Another day. This is what they call writers block. Sitting down to a blank page and starting to write - regardless of whether I feel like there is anything to actually say.
Today is a Wednesday, which it is one week since I had my wisdom tooth extracted - a wonderful birthday present that I never knew I wanted. I can’t say that it has actually given me much in the way of problems. The pain has been very manageable, no infections, and it hasn’t even messed with my eating all that much.
However, there is certainly still pressure in my gum, which has made me very shy about continuing my usual exercise and training regime. No doubt, that isn’t helping with my current mood - and it’s also starting to make me a little nervous about the half marathon next month. I have no doubt that I’ll be able to get around - but as with all these things I’ve been attaching targets to the thing and been treating it as a thing to attack, rather than a thing to enjoy.
Last year, I came in a little over two hours, so I’ve been telling myself for almost a year that it would be good to get in next time under two hours.

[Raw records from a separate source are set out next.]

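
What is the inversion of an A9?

diminished seventh

First reduce the compound augmented ninth to its simple form, an augmented second.
The rule of nine gives the new number: 9 − 2 = 7, so a second becomes a seventh.
Quality inverts too: augmented becomes diminished. That makes the inversion a diminished seventh.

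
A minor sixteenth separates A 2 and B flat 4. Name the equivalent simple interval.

minor 2nd

Subtracting seven from the interval number removes an octave: 16 − 14 = 2.
Quality carries through unchanged, so the simple form is a minor second.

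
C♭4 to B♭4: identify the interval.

major seventh

C to B spans seven letter names (C-D-E-F-G-A-B), so the interval is some kind of seventh.
Cb4 to Bb4 is 11 semitones, matching the major seventh exactly, so the quality is major.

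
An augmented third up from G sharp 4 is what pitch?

The third takes the letter from G up to B.
Moving 5 semitones up from G#4 (the size of an augmented third) reaches B##4.

B double-sharp 4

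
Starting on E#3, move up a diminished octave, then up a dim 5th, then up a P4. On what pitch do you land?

E#3 up a diminished octave → E4 (11 semitones).
E4 up a diminished fifth → Bb4 (6 semitones).
Bb4 up a perfect fourth → Eb5 (5 semitones).

Eb5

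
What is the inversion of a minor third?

M6

Inverted interval numbers add to nine, so a third pairs with a sixth (3 + 6 = 9).
Quality inverts too: minor becomes major. That makes the inversion a major sixth.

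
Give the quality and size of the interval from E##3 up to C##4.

minor 6th

E to C spans six letter names (E-F-G-A-B-C) — that makes it a sixth of some quality.
A major sixth would be 9 semitones, but E##3 to C##4 is 8 — one semitone narrower, making it a minor sixth.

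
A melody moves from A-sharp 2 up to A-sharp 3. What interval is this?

A to A is the same letter name, plus an octave, so the interval is some kind of octave.
The perfect octave spans 12 semitones, and A#2 to A#3 is exactly 12 semitones — so this is a perfect octave.

perfect 8th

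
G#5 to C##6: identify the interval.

augmented fourth

G to C spans four letter names (G-A-B-C): a fourth.
G#5 to C##6 spans 6 semitones — one semitone wider than the perfect fourth (5) — giving an augmented fourth.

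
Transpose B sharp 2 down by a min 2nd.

Two letter names down from B: A.
A minor second spans 1 semitone, so from B#2 the target pitch is A##2.

A double-sharp 2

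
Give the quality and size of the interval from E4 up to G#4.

major third

E to G spans three letter names (E-F-G), so the interval is some kind of third.
E4 to G#4 is 4 semitones, matching the major third exactly, so the quality is major.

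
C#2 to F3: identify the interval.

d11

C to F spans four letter names (C-D-E-F), plus an octave: an eleventh.
A perfect eleventh would be 17 semitones; C#2 to F3 is 16, one semitone narrower, so the interval is diminished.
(Equivalently, a compound diminished fourth: a diminished fourth plus an octave.)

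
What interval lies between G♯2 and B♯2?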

But two hours, requires a pace of 5:40/km and right now, I’m struggling to hold 6:00, and more like 6:30.
Which either means I need to suddenly do a lot more training, or I need to shift my goals towards to just enjoying the experience. I mean, the real reason I initially signed up at the start of the year was because I really appreciated last summer having some objective to aim for.
I really appreciate the half marathon as a distance. It’s just a little bit scary. And 20km is the sort of distance you can’t just turn up and fake your way through. In the spring, having done practically no cardio for the whole winter during the snow, I managed a 5k off the bat. Did it suck? Oh yes! Was the time good? Hell no. But within a couple of runs, I had the 5k back down under 30min. And with a 30min 5k, unlocking 10km again was pretty easy. Well I say pretty easy. I mean I had to turn up and do a couple of runs I really didn’t want to.
Maybe that’s the way to view it. I think the Montreal Marathon this year needs to be viewed as something that I turn up to. Who cares about the time, so long as I finish.
I’m telling myself that consistency is the name of the game. I like the idea of running a half at the end of each summer for as long as I can. And if, the intention is to keep turning up and run it every year, long after I become an old man, then I know there will be a point where every year is going to get slower and slower. But when I get to something obscene - like my 50th year of running the half - will anyone care if it takes 4, 5 or even 6 hours to finish?